A teacher’s plea: Think before you complain on Facebook


When your children put those oversized uniforms on for the first time (or even if it’s not the first time) it’s easy to feel emotional. But the unsung heroes of schooling, your child’s educators, can often feel emotional too. Not just about meeting a tribe of new little (or big) people to teach and guide, but also that they’ll be in the firing line when parents complain (whether that be rightly or wrongly) about school funding, services, and incidents that happen om the playground.

Recently, North Shore Mum and teacher Melissa Dibben shared a moving post about school life with the Facebook group – and she had a huge response to her words. Now we’re republishing the words here (with her permission) to share her thoughts. 


It’s the start of a new school year and we’re all nervous about the year ahead for our kids at school. I get it, I’m a parent too. I’m also a teacher.

At this time of year lots of posts appear in the NSM Facebook group, complaining about schools, teachers, classes, other kids, providing stationery, what’s free and what isn’t. Rarely are there posts about anything positive to do with education. Some of the complaints are perhaps warranted, but please remember, with thousands of members in this group, it doesn’t take people long to work out which school, teacher or class you’re complaining about. Are you comfortable rocking up to school next week and having to look the Principal or teacher in the eye after you’ve just complained about them to half the North Shore?

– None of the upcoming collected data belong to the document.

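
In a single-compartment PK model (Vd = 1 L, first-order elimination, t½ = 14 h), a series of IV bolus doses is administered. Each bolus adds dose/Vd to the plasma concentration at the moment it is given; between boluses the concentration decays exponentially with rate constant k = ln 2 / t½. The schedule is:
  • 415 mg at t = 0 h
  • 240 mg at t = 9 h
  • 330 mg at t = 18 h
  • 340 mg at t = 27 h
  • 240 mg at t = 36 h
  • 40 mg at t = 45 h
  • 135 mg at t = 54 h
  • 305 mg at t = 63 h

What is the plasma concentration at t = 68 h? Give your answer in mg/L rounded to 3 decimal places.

k = ln 2 / 14 = 0.04951 per h
Dose 1 (415 mg at t=0 h): 415·exp(−0.04951·68) = 14.319 mg/L
Dose 2 (240 mg at t=9 h): 240·exp(−0.04951·59) = 12.930 mg/L
Dose 3 (330 mg at t=18 h): 330·exp(−0.04951·50) = 27.759 mg/L
Dose 4 (340 mg at t=27 h): 340·exp(−0.04951·41) = 44.657 mg/L
Dose 5 (240 mg at t=36 h): 240·exp(−0.04951·32) = 49.220 mg/L
Dose 6 (40 mg at t=45 h): 40·exp(−0.04951·23) = 12.809 mg/L
Dose 7 (135 mg at t=54 h): 135·exp(−0.04951·14) = 67.500 mg/L
Dose 8 (305 mg at t=63 h): 305·exp(−0.04951·5) = 238.116 mg/L
C(68) = 14.319 + 12.930 + 27.759 + 44.657 + 49.220 + 12.809 + 67.500 + 238.116 = 467.310 mg/L

467.310 mg/L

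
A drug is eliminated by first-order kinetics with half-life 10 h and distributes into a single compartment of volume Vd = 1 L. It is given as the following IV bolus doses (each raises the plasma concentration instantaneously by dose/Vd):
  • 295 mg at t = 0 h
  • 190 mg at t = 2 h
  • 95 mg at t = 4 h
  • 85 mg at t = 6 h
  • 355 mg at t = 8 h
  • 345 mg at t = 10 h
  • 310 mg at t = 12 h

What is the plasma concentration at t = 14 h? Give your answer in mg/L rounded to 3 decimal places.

1056.351 mg/L

k = ln 2 / 10 = 0.06931 per h
Dose 1 (295 mg at t=0 h): 295·exp(−0.06931·14) = 111.784 mg/L
Dose 2 (190 mg at t=2 h): 190·exp(−0.06931·12) = 82.702 mg/L
Dose 3 (95 mg at t=4 h): 95·exp(−0.06931·10) = 47.500 mg/L
Dose 4 (85 mg at t=6 h): 85·exp(−0.06931·8) = 48.820 mg/L
Dose 5 (355 mg at t=8 h): 355·exp(−0.06931·6) = 234.213 mg/L
Dose 6 (345 mg at t=10 h): 345·exp(−0.06931·4) = 261.461 mg/L
Dose 7 (310 mg at t=12 h): 310·exp(−0.06931·2) = 269.871 mg/L
C(14) = 111.784 + 82.702 + 47.500 + 48.820 + 234.213 + 261.461 + 269.871 = 1056.351 mg/L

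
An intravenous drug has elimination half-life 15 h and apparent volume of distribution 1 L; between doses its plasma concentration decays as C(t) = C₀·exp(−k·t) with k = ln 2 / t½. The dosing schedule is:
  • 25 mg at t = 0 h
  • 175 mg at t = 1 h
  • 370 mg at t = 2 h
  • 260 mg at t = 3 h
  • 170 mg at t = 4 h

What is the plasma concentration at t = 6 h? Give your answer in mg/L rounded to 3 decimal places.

k = ln 2 / 15 = 0.04621 per h
Dose 1 (25 mg at t=0 h): 25·exp(−0.04621·6) = 18.946 mg/L
Dose 2 (175 mg at t=1 h): 175·exp(−0.04621·5) = 138.898 mg/L
Dose 3 (370 mg at t=2 h): 370·exp(−0.04621·4) = 307.558 mg/L
Dose 4 (260 mg at t=3 h): 260·exp(−0.04621·3) = 226.343 mg/L
Dose 5 (170 mg at t=4 h): 170·exp(−0.04621·2) = 154.993 mg/L
C(6) = 18.946 + 138.898 + 307.558 + 226.343 + 154.993 = 846.738 mg/L

846.738 mg/L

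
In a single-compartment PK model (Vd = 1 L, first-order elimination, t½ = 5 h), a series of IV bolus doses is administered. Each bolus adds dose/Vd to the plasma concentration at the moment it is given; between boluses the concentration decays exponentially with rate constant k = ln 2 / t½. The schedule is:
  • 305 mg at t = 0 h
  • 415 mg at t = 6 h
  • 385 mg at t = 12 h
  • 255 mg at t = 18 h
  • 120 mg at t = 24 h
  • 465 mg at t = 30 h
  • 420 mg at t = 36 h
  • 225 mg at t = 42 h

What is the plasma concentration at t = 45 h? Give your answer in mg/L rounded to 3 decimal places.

k = ln 2 / 5 = 0.13863 per h
Dose 1 (305 mg at t=0 h): 305·exp(−0.13863·45) = 0.596 mg/L
Dose 2 (415 mg at t=6 h): 415·exp(−0.13863·39) = 1.862 mg/L
Dose 3 (385 mg at t=12 h): 385·exp(−0.13863·33) = 3.969 mg/L
Dose 4 (255 mg at t=18 h): 255·exp(−0.13863·27) = 6.039 mg/L
Dose 5 (120 mg at t=24 h): 120·exp(−0.13863·21) = 6.529 mg/L
Dose 6 (465 mg at t=30 h): 465·exp(−0.13863·15) = 58.125 mg/L
Dose 7 (420 mg at t=36 h): 420·exp(−0.13863·9) = 120.613 mg/L
Dose 8 (225 mg at t=42 h): 225·exp(−0.13863·3) = 148.445 mg/L
C(45) = 0.596 + 1.862 + 3.969 + 6.039 + 6.529 + 58.125 + 120.613 + 148.445 = 346.178 mg/L

346.178 mg/L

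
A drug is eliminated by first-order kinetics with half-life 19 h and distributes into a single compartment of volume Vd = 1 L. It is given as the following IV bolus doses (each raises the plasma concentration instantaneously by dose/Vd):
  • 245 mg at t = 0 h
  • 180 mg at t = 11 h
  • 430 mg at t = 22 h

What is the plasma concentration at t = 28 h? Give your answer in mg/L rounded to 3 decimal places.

k = ln 2 / 19 = 0.03648 per h
Dose 1 (245 mg at t=0 h): 245·exp(−0.03648·28) = 88.215 mg/L
Dose 2 (180 mg at t=11 h): 180·exp(−0.03648·17) = 96.812 mg/L
Dose 3 (430 mg at t=22 h): 430·exp(−0.03648·6) = 345.467 mg/L
C(28) = 88.215 + 96.812 + 345.467 = 530.494 mg/L

530.494 mg/L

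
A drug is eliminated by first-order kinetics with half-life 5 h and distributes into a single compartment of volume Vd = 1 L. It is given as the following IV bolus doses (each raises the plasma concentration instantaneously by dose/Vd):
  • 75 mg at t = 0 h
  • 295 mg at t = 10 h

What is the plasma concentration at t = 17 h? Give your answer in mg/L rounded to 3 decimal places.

118.889 mg/L

k = ln 2 / 5 = 0.13863 per h
Dose 1 (75 mg at t=0 h): 75·exp(−0.13863·17) = 7.105 mg/L
Dose 2 (295 mg at t=10 h): 295·exp(−0.13863·7) = 111.784 mg/L
C(17) = 7.105 + 111.784 = 118.889 mg/L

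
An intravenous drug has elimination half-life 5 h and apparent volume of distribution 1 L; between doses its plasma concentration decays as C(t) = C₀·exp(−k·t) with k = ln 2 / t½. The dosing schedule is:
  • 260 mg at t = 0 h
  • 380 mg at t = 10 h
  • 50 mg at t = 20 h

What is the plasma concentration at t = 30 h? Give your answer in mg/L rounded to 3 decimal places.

k = ln 2 / 5 = 0.13863 per h
Dose 1 (260 mg at t=0 h): 260·exp(−0.13863·30) = 4.063 mg/L
Dose 2 (380 mg at t=10 h): 380·exp(−0.13863·20) = 23.750 mg/L
Dose 3 (50 mg at t=20 h): 50·exp(−0.13863·10) = 12.500 mg/L
C(30) = 4.063 + 23.750 + 12.500 = 40.312 mg/L

40.312 mg/L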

The other thing is, schools and teachers don’t get a right of reply in such a public setting. We can’t. It’s wildly unprofessional of us to do so. We can’t explain that we think your child needs to spread their wings a bit, that they might need a teacher who is completely different to the one they had last year, that they need to develop skills in other areas. How mortified would you be if next week a teacher said to you ‘I saw on NSM that you had a concern about XYZ, can I speak with you a minute about that?’ Why not just speak to the school or teacher directly?

Yes, there are not so great teachers and schools. There are also not so great people in any profession. Please, if you have a concern, approach your school earlier rather than later. It’s in your child’s best interests to do so.


Melissa is a married mum of two little boys aged 7 and 5, lovingly nicknamed The Minis. She has worked as a High School teacher for 17 years and spends her time playing with The Minis, wrangling teenagers and juggling all of this with her long suffering husband Mark.